For Manual (the documentation) changes, one has to edit the Manual text in a Markdown file, then also run the above script, which will build an XML artifact.
I opened an issue which complained about this; I figure if the CI can check whether or not I have built the XML correctly, it can install it instead. I am told this is no bueno
Why is this? Does it have something to do with the fact that the a ref in the repo does not simply represent instructions to build a Thing, but is itself the Thing? (In other Linux environments I have used tarballs or whatever in S3 labelled with the git sha, such that “deploying” a git ref means unpacking the corresponding tarball.)
Can we use power tools in CI for Documentation (e.g. Markdown → XML)?
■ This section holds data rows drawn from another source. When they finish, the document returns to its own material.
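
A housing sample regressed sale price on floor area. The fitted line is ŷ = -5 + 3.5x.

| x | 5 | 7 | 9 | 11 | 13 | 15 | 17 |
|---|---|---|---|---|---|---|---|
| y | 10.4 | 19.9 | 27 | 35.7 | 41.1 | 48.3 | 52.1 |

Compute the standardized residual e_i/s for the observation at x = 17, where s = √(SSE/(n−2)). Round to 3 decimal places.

-1.324

x=5: ŷ = -5 + 3.5·5 = 12.5; e = 10.4 − 12.5 = -2.1
x=7: ŷ = -5 + 3.5·7 = 19.5; e = 19.9 − 19.5 = 0.4
x=9: ŷ = -5 + 3.5·9 = 26.5; e = 27 − 26.5 = 0.5
x=11: ŷ = -5 + 3.5·11 = 33.5; e = 35.7 − 33.5 = 2.2
x=13: ŷ = -5 + 3.5·13 = 40.5; e = 41.1 − 40.5 = 0.6
x=15: ŷ = -5 + 3.5·15 = 47.5; e = 48.3 − 47.5 = 0.8
x=17: ŷ = -5 + 3.5·17 = 54.5; e = 52.1 − 54.5 = -2.4
SSE = 4.41 + 0.16 + 0.25 + 4.84 + 0.36 + 0.64 + 5.76 = 16.42
s = √(16.42/5) = 1.81218
e/s = -2.4 / 1.81218 = -1.324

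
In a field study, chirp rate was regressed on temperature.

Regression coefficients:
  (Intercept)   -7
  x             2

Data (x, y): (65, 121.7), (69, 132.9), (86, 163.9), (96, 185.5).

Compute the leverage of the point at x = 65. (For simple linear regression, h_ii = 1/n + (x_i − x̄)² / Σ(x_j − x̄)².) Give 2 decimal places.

x̄ = (65 + 69 + 86 + 96)/4 = 79
Σ(x − x̄)² = 196 + 100 + 49 + 289 = 634
h = 1/4 + (-14)²/634 = 0.25 + 0.309148 = 0.56

h = 0.56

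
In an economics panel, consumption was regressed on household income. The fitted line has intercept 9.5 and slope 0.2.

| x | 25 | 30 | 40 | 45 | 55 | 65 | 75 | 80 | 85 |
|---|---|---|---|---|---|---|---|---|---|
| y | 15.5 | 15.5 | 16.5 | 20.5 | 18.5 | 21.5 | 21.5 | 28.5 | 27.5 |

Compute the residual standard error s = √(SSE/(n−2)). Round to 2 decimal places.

s = 2.07

x=25: ŷ = 9.5 + 0.2·25 = 14.5; r = 15.5 − 14.5 = 1
x=30: ŷ = 9.5 + 0.2·30 = 15.5; r = 15.5 − 15.5 = 0
x=40: ŷ = 9.5 + 0.2·40 = 17.5; r = 16.5 − 17.5 = -1
x=45: ŷ = 9.5 + 0.2·45 = 18.5; r = 20.5 − 18.5 = 2
x=55: ŷ = 9.5 + 0.2·55 = 20.5; r = 18.5 − 20.5 = -2
x=65: ŷ = 9.5 + 0.2·65 = 22.5; r = 21.5 − 22.5 = -1
x=75: ŷ = 9.5 + 0.2·75 = 24.5; r = 21.5 − 24.5 = -3
x=80: ŷ = 9.5 + 0.2·80 = 25.5; r = 28.5 − 25.5 = 3
x=85: ŷ = 9.5 + 0.2·85 = 26.5; r = 27.5 − 26.5 = 1
SSE = 1 + 0 + 1 + 4 + 4 + 1 + 9 + 9 + 1 = 30
s = √(30/7) = √4.28571 ≈ 2.07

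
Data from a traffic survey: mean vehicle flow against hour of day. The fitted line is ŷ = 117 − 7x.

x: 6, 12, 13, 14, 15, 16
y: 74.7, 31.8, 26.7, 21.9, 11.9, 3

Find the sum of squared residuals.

SSE = 14.44

x=6: ŷ = 117 − 7·6 = 75; e = 74.7 − 75 = -0.3
x=12: ŷ = 117 − 7·12 = 33; e = 31.8 − 33 = -1.2
x=13: ŷ = 117 − 7·13 = 26; e = 26.7 − 26 = 0.7
x=14: ŷ = 117 − 7·14 = 19; e = 21.9 − 19 = 2.9
x=15: ŷ = 117 − 7·15 = 12; e = 11.9 − 12 = -0.1
x=16: ŷ = 117 − 7·16 = 5; e = 3 − 5 = -2
SSE = 0.09 + 1.44 + 0.49 + 8.41 + 0.01 + 4 = 14.44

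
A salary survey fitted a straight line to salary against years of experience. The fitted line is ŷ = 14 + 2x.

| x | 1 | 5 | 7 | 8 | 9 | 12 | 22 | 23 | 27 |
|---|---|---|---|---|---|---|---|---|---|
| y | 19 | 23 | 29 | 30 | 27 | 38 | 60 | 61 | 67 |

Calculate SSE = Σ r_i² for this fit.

SSE = 42

x=1: ŷ = 14 + 2·1 = 16; r = 19 − 16 = 3
x=5: ŷ = 14 + 2·5 = 24; r = 23 − 24 = -1
x=7: ŷ = 14 + 2·7 = 28; r = 29 − 28 = 1
x=8: ŷ = 14 + 2·8 = 30; r = 30 − 30 = 0
x=9: ŷ = 14 + 2·9 = 32; r = 27 − 32 = -5
x=12: ŷ = 14 + 2·12 = 38; r = 38 − 38 = 0
x=22: ŷ = 14 + 2·22 = 58; r = 60 − 58 = 2
x=23: ŷ = 14 + 2·23 = 60; r = 61 − 60 = 1
x=27: ŷ = 14 + 2·27 = 68; r = 67 − 68 = -1
SSE = 9 + 1 + 1 + 0 + 25 + 0 + 4 + 1 + 1 = 42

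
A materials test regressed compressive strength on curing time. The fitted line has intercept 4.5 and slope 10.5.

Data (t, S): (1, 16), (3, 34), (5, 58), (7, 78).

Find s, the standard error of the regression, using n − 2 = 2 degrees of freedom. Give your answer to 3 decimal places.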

If we can’t, is it because of requirements to safely build the software in the repo?
Can you please Explain It To Me Like I’m 5, and pretend I asked “why” 5 times?
The current toolchain for converting Markdown files into DocBook has many dependencies: pandoc is written in Haskell so GHC is needed to build it.
Most NixOS systems will want to have NixOS documentation available locally.
If the docs are not cached for some reason (for example the system overrides some dependency of the toolchain), they would need to be built and that would require downloading/building the toolchain and relevant depencies. That might be unreasonably big for many systems.
By committing the generated files into the repo, we move the burden of having the toolchain from users onto the people modifying the docs.
Now, it would be possible to offload running md-to-db.sh and committing the generated files to CI but then we would need a separate build command for testing, which would be confusing. Plus having CI push commits into branches would lead to mess as well.
We will hopefully move to a toolchain with a lighter dependency closure soon, which will allow us to drop this measure.